# President of Valencia has resigned ...



## Alcalaina (Aug 6, 2010)

... Francisco Camps, facing trial for corruption in the Generalitat de Valencia, has stepped down from the Presidency.

It has been proved that he received bribes from businesses in exchange for lucrative contracts - the latest being €14,000 worth of suits - and that's just the tip of the iceberg. But he is still maintaining his innocence.

The leader of the PP, Mariano Rajoy, has backed him throughout and allowed him to stand for the presidency in May even though his trial was pending.

Not quite on the Murdoch scale, but good news for democracy in Spain.
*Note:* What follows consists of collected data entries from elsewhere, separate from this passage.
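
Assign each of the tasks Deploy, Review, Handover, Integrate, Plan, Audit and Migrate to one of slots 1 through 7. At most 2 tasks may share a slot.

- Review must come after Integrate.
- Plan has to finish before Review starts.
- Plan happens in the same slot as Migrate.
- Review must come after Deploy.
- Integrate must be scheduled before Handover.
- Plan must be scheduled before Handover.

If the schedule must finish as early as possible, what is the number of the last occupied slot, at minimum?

4

The precedence chain requires at least 2 distinct slots.
With at most 2 per slot and 7 tasks, at least 4 slots are needed.
4 works (last occupied slot: 4): for example Audit in 4, Plan in 2, Review in 3, Migrate in 2, Integrate in 1, Handover in 3, Deploy in 1.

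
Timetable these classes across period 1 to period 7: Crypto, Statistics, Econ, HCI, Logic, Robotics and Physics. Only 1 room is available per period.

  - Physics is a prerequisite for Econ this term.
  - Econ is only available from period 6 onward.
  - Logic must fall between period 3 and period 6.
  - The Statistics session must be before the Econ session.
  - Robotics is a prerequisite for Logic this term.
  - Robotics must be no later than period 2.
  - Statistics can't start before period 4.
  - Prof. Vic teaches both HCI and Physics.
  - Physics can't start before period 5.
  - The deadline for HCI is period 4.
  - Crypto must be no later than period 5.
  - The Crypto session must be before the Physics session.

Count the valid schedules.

26

Splitting on Crypto: it can be period 1 (6), period 2 (6), period 3 (8), period 4 (4), period 5 (2). Listing each branch's schedules as (Statistics, Econ, HCI, Logic, Robotics, Physics) by period number:
Crypto=period 1: (4,7,3,5,2,6) (4,7,3,6,2,5) (5,7,3,4,2,6) (5,7,4,3,2,6) (6,7,3,4,2,5) (6,7,4,3,2,5) — 6.
Crypto=period 2: (4,7,3,5,1,6) (4,7,3,6,1,5) (5,7,3,4,1,6) (5,7,4,3,1,6) (6,7,3,4,1,5) (6,7,4,3,1,5) — 6.
Crypto=period 3: (4,7,1,5,2,6) (4,7,1,6,2,5) (4,7,2,5,1,6) (4,7,2,6,1,5) (5,7,1,4,2,6) (5,7,2,4,1,6) (6,7,1,4,2,5) (6,7,2,4,1,5) — 8.
Crypto=period 4: (5,7,1,3,2,6) (5,7,2,3,1,6) (6,7,1,3,2,5) (6,7,2,3,1,5) — 4.
Crypto=period 5: (4,7,1,3,2,6) (4,7,2,3,1,6) — 2.
Summing: 6 + 6 + 8 + 4 + 2 = 26.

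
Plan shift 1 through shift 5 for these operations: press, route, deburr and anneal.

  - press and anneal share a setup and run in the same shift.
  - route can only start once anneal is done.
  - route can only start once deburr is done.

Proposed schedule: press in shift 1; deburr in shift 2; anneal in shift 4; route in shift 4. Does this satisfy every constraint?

route can only start once anneal is done — violated.
route can only start once deburr is done — holds.
press and anneal share a setup and run in the same shift — violated.

No — it violates: press and anneal share a setup and run in the same shift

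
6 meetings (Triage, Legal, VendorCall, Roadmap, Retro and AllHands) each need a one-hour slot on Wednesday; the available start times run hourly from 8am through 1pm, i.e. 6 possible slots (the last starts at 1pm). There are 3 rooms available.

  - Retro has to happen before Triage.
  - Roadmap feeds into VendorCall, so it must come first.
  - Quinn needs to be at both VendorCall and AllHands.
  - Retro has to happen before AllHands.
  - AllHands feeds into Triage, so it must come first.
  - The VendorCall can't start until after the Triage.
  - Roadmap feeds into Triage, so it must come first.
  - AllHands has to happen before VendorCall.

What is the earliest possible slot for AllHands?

Precedence pushes AllHands to at least 9am; downstream work caps AllHands at 11am.
AllHands at 9am is achievable: VendorCall in 11am; Legal in 8am; AllHands in 9am; Roadmap in 8am; Retro in 8am; Triage in 10am.

9am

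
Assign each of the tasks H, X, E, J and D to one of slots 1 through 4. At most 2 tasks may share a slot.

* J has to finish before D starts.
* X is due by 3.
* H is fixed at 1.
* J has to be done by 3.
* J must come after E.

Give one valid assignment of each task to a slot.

J -> 2, X -> 2, H -> 1, D -> 3, E -> 1

Checking: E(1) before J(2); J(2) before D(3); X=2 in [1,3]; J=2 in [1,3]; H=1 in [1,1]; max 2 per slot (cap 2).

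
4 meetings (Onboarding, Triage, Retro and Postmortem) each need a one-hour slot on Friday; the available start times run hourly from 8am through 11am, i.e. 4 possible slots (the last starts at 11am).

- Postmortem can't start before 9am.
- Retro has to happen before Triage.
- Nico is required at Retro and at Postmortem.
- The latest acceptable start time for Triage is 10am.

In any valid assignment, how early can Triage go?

9am

Precedence pushes Triage to at least 9am; Triage's own window allows nothing later than 10am.
Triage at 9am is achievable: Retro -> 8am, Onboarding -> 8am, Postmortem -> 9am, Triage -> 9am.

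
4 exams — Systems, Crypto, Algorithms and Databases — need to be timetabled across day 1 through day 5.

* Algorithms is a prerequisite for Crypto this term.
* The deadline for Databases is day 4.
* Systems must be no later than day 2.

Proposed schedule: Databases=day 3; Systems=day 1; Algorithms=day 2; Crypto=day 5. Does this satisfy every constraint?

Yes

Algorithms is a prerequisite for Crypto this term — holds.
Systems must be no later than day 2 — holds.
The deadline for Databases is day 4 — holds.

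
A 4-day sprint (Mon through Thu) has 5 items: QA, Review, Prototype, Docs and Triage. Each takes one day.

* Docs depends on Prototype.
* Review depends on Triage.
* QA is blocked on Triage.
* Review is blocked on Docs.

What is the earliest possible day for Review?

Precedence pushes Review to at least Wed.
Review at Wed is achievable: Docs -> Tue; QA -> Tue; Triage -> Mon; Prototype -> Mon; Review -> Wed.

Wed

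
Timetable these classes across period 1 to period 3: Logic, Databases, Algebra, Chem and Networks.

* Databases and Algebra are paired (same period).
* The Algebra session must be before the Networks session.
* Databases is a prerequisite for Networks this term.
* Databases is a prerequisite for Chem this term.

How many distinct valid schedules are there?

Splitting on Logic: it can be period 1 (5), period 2 (5), period 3 (5). Listing each branch's schedules as (Databases, Algebra, Chem, Networks) by period number:
Logic=period 1: (1,1,2,2) (1,1,2,3) (1,1,3,2) (1,1,3,3) (2,2,3,3) — 5.
Logic=period 2: (1,1,2,2) (1,1,2,3) (1,1,3,2) (1,1,3,3) (2,2,3,3) — 5.
Logic=period 3: (1,1,2,2) (1,1,2,3) (1,1,3,2) (1,1,3,3) (2,2,3,3) — 5.
Summing: 5 + 5 + 5 = 15.

15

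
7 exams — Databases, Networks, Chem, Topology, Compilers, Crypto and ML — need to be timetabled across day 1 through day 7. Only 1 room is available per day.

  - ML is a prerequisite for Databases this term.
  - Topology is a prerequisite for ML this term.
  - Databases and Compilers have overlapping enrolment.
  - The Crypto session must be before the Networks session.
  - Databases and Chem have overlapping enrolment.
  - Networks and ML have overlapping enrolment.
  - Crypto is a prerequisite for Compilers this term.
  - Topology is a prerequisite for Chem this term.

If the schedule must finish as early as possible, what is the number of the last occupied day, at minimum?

day 7

The precedence chain requires at least 3 distinct days.
With at most 1 per day and 7 exams, at least 7 days are needed.
7 works (last occupied day: day 7): for example Chem -> day 6, Compilers -> day 7, Databases -> day 4, Topology -> day 1, Crypto -> day 2, ML -> day 3, Networks -> day 5.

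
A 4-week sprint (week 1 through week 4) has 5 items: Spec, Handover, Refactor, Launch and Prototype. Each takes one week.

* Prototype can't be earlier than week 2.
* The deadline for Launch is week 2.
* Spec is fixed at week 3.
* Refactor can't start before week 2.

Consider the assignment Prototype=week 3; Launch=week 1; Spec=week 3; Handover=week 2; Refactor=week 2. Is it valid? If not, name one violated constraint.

The deadline for Launch is week 2 — holds.
Prototype can't be earlier than week 2 — holds.
Spec is fixed at week 3 — holds.
Refactor can't start before week 2 — holds.

Yes, all constraints hold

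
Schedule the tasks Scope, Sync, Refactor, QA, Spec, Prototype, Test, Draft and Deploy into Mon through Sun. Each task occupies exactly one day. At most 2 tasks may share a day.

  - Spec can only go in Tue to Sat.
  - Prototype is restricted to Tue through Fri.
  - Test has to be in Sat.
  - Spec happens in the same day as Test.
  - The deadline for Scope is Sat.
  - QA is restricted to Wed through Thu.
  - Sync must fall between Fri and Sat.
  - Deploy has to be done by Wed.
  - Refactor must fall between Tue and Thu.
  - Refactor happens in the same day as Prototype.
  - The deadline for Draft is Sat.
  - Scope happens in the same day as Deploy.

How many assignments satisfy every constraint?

Splitting on Scope: it can be Mon (12), Tue (6), Wed (3). Listing each branch's schedules as (Sync, Refactor, QA, Spec, Prototype, Test, Draft, Deploy):
Scope=Mon: (Fri,Tue,Wed,Sat,Tue,Sat,Wed,Mon) (Fri,Tue,Wed,Sat,Tue,Sat,Thu,Mon) (Fri,Tue,Wed,Sat,Tue,Sat,Fri,Mon) (Fri,Tue,Thu,Sat,Tue,Sat,Wed,Mon) (Fri,Tue,Thu,Sat,Tue,Sat,Thu,Mon) (Fri,Tue,Thu,Sat,Tue,Sat,Fri,Mon) (Fri,Wed,Thu,Sat,Wed,Sat,Tue,Mon) (Fri,Wed,Thu,Sat,Wed,Sat,Thu,Mon) (Fri,Wed,Thu,Sat,Wed,Sat,Fri,Mon) (Fri,Thu,Wed,Sat,Thu,Sat,Tue,Mon) (Fri,Thu,Wed,Sat,Thu,Sat,Wed,Mon) (Fri,Thu,Wed,Sat,Thu,Sat,Fri,Mon) — 12.
Scope=Tue: (Fri,Wed,Thu,Sat,Wed,Sat,Mon,Tue) (Fri,Wed,Thu,Sat,Wed,Sat,Thu,Tue) (Fri,Wed,Thu,Sat,Wed,Sat,Fri,Tue) (Fri,Thu,Wed,Sat,Thu,Sat,Mon,Tue) (Fri,Thu,Wed,Sat,Thu,Sat,Wed,Tue) (Fri,Thu,Wed,Sat,Thu,Sat,Fri,Tue) — 6.
Scope=Wed: (Fri,Tue,Thu,Sat,Tue,Sat,Mon,Wed) (Fri,Tue,Thu,Sat,Tue,Sat,Thu,Wed) (Fri,Tue,Thu,Sat,Tue,Sat,Fri,Wed) — 3.
Summing: 12 + 6 + 3 = 21.

21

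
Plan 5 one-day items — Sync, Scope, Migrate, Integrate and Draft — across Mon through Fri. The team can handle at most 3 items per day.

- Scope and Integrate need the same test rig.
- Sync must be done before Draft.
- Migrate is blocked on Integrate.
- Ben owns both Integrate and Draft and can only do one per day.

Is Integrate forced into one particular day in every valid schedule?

No

Integrate can be Mon (e.g. Migrate -> Tue, Integrate -> Mon, Sync -> Mon, Draft -> Tue, Scope -> Tue) or Tue (e.g. Scope -> Mon, Migrate -> Wed, Draft -> Wed, Integrate -> Tue, Sync -> Mon).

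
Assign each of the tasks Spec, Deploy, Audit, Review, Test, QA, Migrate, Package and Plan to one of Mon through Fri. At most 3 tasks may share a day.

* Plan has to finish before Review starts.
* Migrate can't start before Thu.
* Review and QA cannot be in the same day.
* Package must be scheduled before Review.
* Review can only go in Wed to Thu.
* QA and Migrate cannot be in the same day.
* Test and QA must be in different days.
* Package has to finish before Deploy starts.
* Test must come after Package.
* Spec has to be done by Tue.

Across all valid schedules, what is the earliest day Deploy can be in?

Precedence pushes Deploy to at least Tue.
Deploy at Tue is achievable: Test=Tue; Deploy=Tue; Review=Wed; QA=Fri; Migrate=Thu; Plan=Mon; Spec=Mon; Audit=Tue; Package=Mon.

Tue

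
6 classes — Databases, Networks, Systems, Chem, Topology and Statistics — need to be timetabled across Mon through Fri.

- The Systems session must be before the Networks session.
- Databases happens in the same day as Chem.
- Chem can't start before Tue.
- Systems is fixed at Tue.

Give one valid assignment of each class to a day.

Topology -> Mon; Chem -> Tue; Systems -> Tue; Databases -> Tue; Statistics -> Mon; Networks -> Wed

Checking: Systems(Tue) before Networks(Wed); Databases = Chem = Tue; Chem=Tue in [Tue,Fri]; Systems=Tue in [Tue,Tue].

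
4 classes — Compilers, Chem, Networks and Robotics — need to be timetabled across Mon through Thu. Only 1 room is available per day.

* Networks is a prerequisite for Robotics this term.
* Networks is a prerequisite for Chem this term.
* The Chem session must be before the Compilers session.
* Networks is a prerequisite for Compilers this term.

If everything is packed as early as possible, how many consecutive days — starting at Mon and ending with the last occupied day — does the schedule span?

4 days

The precedence chain requires at least 3 distinct days.
With at most 1 per day and 4 classes, at least 4 days are needed.
4 works (last occupied day: Thu): for example Compilers=Wed, Robotics=Thu, Chem=Tue, Networks=Mon.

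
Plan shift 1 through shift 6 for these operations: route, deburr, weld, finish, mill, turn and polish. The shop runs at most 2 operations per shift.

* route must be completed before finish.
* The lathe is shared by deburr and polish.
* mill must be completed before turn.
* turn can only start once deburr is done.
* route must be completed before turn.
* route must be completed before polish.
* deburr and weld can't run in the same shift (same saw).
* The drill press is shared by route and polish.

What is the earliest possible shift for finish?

Precedence pushes finish to at least shift 2.
finish at shift 2 is achievable: polish=shift 3; turn=shift 3; route=shift 1; mill=shift 2; finish=shift 2; deburr=shift 1; weld=shift 4.

shift 2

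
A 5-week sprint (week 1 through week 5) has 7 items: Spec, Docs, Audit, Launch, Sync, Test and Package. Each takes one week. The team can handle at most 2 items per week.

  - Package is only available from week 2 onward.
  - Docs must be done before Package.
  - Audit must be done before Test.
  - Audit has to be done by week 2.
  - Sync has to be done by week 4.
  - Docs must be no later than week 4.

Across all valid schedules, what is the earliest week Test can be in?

week 2

Precedence pushes Test to at least week 2.
Test at week 2 is achievable: Audit -> week 1; Docs -> week 1; Spec -> week 3; Sync -> week 3; Test -> week 2; Package -> week 2; Launch -> week 4.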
Camps deja la Generalitat para defender su inocencia | Política | EL PAÍS


----------



## Alcalaina (Aug 6, 2010)

Here is the report in English:
Valencia regional premier Francisco Camps resigns · ELPAÍS.com in English


----------



## xabiaxica (Jun 23, 2009)

Alcalaina said:


> ... Francisco Camps, facing trial for corruption in the Generalitat de Valencia, has stepped down from the Presidency.
> 
> It has been proved that he received bribes from businesses in exchange for lucrative contracts - the latest being €14,000 worth of suits - and that's just the tip of the iceberg. But he is still maintaining his innocence.
> 
> ...


and about time too!


----------



## Guest (Jul 20, 2011)

Oh. My. Goodness. 

I didn't think he'd do it.


----------



## littleredrooster (Aug 3, 2008)

Excellent news.
I took an instant dislike to him.
I always thought he was a dodgy, arrogant piece of sh*t.
Lets just hope for something better.


----------



## Guest (Jul 21, 2011)

What's the talk on Fabra?


----------